Maybe not life. But the best parts of life—the dream—it was all over.

It had ended several months ago, when Clara had explained to me that, due to the unwritten rules of the world, I must trade my turquoise suit for gray; except what she had really been saying, which only now I understood, was, “
You have been inducted, by no choice of your own, into this world, and to live in it you must sacrifice your joy.

The “world,” of course, wasn't
Régine
. The world was simply adult life, and there was no escaping it.

I didn't believe that anyone at
Régine
, or anywhere, chose unhappiness; they didn't choose to be cruel or unkind, or to lose their enthusiasm for life. Neither did I truly believe that anyone I'd met that summer was actually a bad person—not George, or Edmund, or even Sabrina. Like everyone else, they had simply signed a contract. They had spaces to fill and boxes to check, and a dotted line to sign every night when they went to bed.

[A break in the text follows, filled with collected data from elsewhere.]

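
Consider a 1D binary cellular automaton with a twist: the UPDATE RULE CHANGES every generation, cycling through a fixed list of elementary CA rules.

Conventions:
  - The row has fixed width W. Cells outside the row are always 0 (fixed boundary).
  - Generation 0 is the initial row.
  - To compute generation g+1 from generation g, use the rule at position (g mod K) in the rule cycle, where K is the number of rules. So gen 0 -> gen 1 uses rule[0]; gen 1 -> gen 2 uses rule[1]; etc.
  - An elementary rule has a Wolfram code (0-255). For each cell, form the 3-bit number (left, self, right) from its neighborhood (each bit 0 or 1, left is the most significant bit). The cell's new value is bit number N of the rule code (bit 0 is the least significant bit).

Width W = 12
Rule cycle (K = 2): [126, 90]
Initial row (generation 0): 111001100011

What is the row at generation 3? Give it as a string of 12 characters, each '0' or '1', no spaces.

Gen 0: 111001100011
Gen 1 (rule 126): 101111110111
Gen 2 (rule 90): 001000010101
Gen 3 (rule 126): 011100111111

Answer: 011100111111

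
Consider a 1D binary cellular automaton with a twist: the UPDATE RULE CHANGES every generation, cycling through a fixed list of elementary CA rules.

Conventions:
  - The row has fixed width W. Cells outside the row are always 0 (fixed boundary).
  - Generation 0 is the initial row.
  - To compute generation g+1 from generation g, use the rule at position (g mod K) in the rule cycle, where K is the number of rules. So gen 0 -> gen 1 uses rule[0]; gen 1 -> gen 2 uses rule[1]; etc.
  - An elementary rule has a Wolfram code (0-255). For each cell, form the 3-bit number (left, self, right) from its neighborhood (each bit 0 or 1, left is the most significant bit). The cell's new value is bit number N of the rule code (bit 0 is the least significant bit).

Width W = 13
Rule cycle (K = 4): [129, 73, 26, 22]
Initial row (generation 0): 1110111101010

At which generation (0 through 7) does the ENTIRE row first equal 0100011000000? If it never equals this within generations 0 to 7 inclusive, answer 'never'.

Gen 0: 1110111101010
Gen 1 (rule 129): 0100011000000
Gen 2 (rule 73): 0001011011111
Gen 3 (rule 26): 0010010010000
Gen 4 (rule 22): 0111111111000
Gen 5 (rule 129): 0011111110011
Gen 6 (rule 73): 1010000010011
Gen 7 (rule 26): 0001000101110

Answer: 1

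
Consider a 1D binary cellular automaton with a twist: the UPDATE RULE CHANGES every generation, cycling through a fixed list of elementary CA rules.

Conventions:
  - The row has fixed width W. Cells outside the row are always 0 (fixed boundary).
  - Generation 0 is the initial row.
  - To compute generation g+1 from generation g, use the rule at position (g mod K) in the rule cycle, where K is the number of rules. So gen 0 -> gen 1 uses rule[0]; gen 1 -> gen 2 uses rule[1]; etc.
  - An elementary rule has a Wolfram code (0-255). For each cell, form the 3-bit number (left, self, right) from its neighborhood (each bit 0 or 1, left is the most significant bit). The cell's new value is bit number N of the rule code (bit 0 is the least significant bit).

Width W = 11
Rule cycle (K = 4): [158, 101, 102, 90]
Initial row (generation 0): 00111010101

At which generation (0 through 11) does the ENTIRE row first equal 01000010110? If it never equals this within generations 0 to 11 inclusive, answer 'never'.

Gen 0: 00111010101
Gen 1 (rule 158): 01110010101
Gen 2 (rule 101): 00010011111
Gen 3 (rule 102): 00110100001
Gen 4 (rule 90): 01110010010
Gen 5 (rule 158): 11101111111
Gen 6 (rule 101): 00110000001
Gen 7 (rule 102): 01010000011
Gen 8 (rule 90): 10001000111
Gen 9 (rule 158): 11011101110
Gen 10 (rule 101): 01100110010
Gen 11 (rule 102): 10101010110

Answer: never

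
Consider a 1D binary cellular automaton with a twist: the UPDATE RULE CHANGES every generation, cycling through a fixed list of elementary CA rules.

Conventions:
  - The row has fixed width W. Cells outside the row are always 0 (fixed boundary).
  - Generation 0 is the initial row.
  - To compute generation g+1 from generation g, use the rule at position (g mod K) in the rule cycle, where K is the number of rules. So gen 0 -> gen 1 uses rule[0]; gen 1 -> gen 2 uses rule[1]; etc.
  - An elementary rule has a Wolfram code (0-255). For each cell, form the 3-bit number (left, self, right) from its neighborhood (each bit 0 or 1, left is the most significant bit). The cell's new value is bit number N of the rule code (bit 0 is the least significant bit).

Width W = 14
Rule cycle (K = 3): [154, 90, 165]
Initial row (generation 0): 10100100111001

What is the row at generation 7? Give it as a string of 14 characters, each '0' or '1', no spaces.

Gen 0: 10100100111001
Gen 1 (rule 154): 00011011110110
Gen 2 (rule 90): 00111010010111
Gen 3 (rule 165): 10010110011010
Gen 4 (rule 154): 01100101110001
Gen 5 (rule 90): 11111001011010
Gen 6 (rule 165): 01110001100110
Gen 7 (rule 154): 11101011011101

Answer: 11101011011101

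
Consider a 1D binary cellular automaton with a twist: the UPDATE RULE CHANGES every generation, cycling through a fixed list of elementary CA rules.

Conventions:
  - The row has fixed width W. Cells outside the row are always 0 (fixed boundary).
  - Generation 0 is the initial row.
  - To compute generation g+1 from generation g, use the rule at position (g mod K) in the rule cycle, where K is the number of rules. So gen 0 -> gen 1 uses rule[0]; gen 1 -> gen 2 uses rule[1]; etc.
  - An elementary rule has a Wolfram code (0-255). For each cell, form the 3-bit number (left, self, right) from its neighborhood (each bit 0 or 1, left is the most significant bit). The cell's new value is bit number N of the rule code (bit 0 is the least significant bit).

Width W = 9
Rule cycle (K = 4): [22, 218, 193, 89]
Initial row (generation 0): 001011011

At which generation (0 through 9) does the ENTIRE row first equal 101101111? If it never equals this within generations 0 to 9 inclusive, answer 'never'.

Gen 0: 001011011
Gen 1 (rule 22): 011000000
Gen 2 (rule 218): 111100000
Gen 3 (rule 193): 011101111
Gen 4 (rule 89): 010101001
Gen 5 (rule 22): 110101111
Gen 6 (rule 218): 110001111
Gen 7 (rule 193): 010100111
Gen 8 (rule 89): 000010101
Gen 9 (rule 22): 000110101

Answer: never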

Everyone did—except I didn't want to. If I agreed to stay in this world, I knew I'd be fighting forever—all the rules, all the nonsense
,
a system that long before my birth had already been
built to contain me. It was a system I had no control over, so much bigger than me or any dream I had.

And even if, like in Madeline's political dream, we lived to see the system fall—as if it was a concrete structure that had been built around us that we could physically demolish—there was still the biggest system of all, which was
time
. We could never escape time. Time made us age, and age made us fearful, and in order to feel safe, we built up the very concrete structure that imprisoned us.

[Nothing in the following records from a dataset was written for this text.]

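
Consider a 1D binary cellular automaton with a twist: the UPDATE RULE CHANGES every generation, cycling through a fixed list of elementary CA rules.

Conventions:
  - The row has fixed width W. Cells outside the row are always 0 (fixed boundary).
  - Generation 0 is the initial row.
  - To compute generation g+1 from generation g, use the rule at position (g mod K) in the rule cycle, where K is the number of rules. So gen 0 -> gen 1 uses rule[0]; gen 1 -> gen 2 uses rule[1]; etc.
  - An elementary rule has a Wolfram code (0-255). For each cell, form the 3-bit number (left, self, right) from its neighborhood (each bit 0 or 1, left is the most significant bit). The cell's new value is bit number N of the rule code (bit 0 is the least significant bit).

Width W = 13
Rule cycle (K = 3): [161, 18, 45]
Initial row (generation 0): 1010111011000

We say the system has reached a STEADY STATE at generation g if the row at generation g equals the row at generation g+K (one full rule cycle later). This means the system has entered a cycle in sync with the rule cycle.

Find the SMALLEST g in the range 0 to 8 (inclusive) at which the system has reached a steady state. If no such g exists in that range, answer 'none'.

Answer: 5

Derivation:
Gen 0: 1010111011000
Gen 1 (rule 161): 0101010100011
Gen 2 (rule 18): 1000000010100
Gen 3 (rule 45): 1011111011101
Gen 4 (rule 161): 0101110101010
Gen 5 (rule 18): 1000000000001
Gen 6 (rule 45): 1011111111101
Gen 7 (rule 161): 0101111111010
Gen 8 (rule 18): 1000000000001
Gen 9 (rule 45): 1011111111101
Gen 10 (rule 161): 0101111111010
Gen 11 (rule 18): 1000000000001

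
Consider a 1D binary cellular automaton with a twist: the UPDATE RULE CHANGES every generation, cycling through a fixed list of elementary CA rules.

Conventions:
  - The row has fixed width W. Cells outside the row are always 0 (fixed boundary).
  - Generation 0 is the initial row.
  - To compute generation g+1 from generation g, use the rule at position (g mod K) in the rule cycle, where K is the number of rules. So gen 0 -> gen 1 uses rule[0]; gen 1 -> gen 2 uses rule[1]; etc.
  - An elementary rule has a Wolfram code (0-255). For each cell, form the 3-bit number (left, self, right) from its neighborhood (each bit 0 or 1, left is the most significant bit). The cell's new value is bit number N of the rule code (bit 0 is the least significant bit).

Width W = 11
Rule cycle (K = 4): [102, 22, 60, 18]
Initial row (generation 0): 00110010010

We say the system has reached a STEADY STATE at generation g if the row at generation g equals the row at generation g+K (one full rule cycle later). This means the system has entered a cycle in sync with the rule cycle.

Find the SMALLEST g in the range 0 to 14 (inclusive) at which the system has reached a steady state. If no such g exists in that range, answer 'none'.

Answer: none

Derivation:
Gen 0: 00110010010
Gen 1 (rule 102): 01010110110
Gen 2 (rule 22): 11010000001
Gen 3 (rule 60): 10111000001
Gen 4 (rule 18): 00000100010
Gen 5 (rule 102): 00001100110
Gen 6 (rule 22): 00010011001
Gen 7 (rule 60): 00011010101
Gen 8 (rule 18): 00100000000
Gen 9 (rule 102): 01100000000
Gen 10 (rule 22): 10010000000
Gen 11 (rule 60): 11011000000
Gen 12 (rule 18): 00000100000
Gen 13 (rule 102): 00001100000
Gen 14 (rule 22): 00010010000
Gen 15 (rule 60): 00011011000
Gen 16 (rule 18): 00100000100
Gen 17 (rule 102): 01100001100
Gen 18 (rule 22): 10010010010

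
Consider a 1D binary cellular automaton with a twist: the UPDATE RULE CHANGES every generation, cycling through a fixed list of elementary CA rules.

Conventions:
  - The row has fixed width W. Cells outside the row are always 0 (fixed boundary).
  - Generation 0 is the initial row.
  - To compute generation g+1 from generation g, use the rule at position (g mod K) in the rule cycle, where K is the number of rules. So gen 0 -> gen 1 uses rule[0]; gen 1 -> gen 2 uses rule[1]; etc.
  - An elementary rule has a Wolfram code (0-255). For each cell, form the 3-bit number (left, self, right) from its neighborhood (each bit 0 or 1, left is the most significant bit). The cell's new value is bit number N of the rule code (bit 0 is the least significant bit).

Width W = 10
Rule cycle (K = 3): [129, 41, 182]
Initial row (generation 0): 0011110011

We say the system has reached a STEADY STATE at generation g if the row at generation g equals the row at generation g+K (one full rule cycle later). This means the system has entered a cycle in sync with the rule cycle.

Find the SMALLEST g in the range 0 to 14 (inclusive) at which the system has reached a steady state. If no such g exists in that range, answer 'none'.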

I could change my name, and my clothes, and the way I behaved, yet under time's dark shadow, I would never see the light.

On top of this, I knew that love between me and Madeline and Dorian would die. It had already begun to die, and without it, I wasn't sure what I would do. How I could possibly live knowing that the people I loved would no longer love me, knowing that life would wedge itself between us? The blindness of youth obliterated for us the differences that adults saw—money, and beauty, and power. Now we were beginning to see too, and soon we would never be the same again.

If I went back home, most likely I'd end up doing nine to five in an office somewhere, with none of my dreams coming to fruition and all of my best years just memories. Sure, there'd be some good things—the laughs I got at the annual company party, the friendly secretary named Pamela, her desk covered with pictures of her labradoodle dressed in bonnets and crocheted mittens. I'd keep sticky tabs full of watercooler jokes on my computer, and I'd meet a lover through a friend of a friend—someone with okay hair, and an okay sense of humor—and we'd have okay sex with the lights off. Maybe I'd go on a few trips, and get married, and who knew? Who cared?

Maybe, compared to death, a mediocre life was somehow “better,” but something told me it just—wasn't for me. None of it was. I'd heard of people who'd had near-death experiences—a car hit them or something, and later, when they could neither walk nor speak except through a respirator, while everyone was thanking God for saving them, they were rasping through the respirator, “
I just knew it wasn't my time. I could feel, it wasn't my time to go
,” like everybody had a “time.” For me, it was the exact opposite.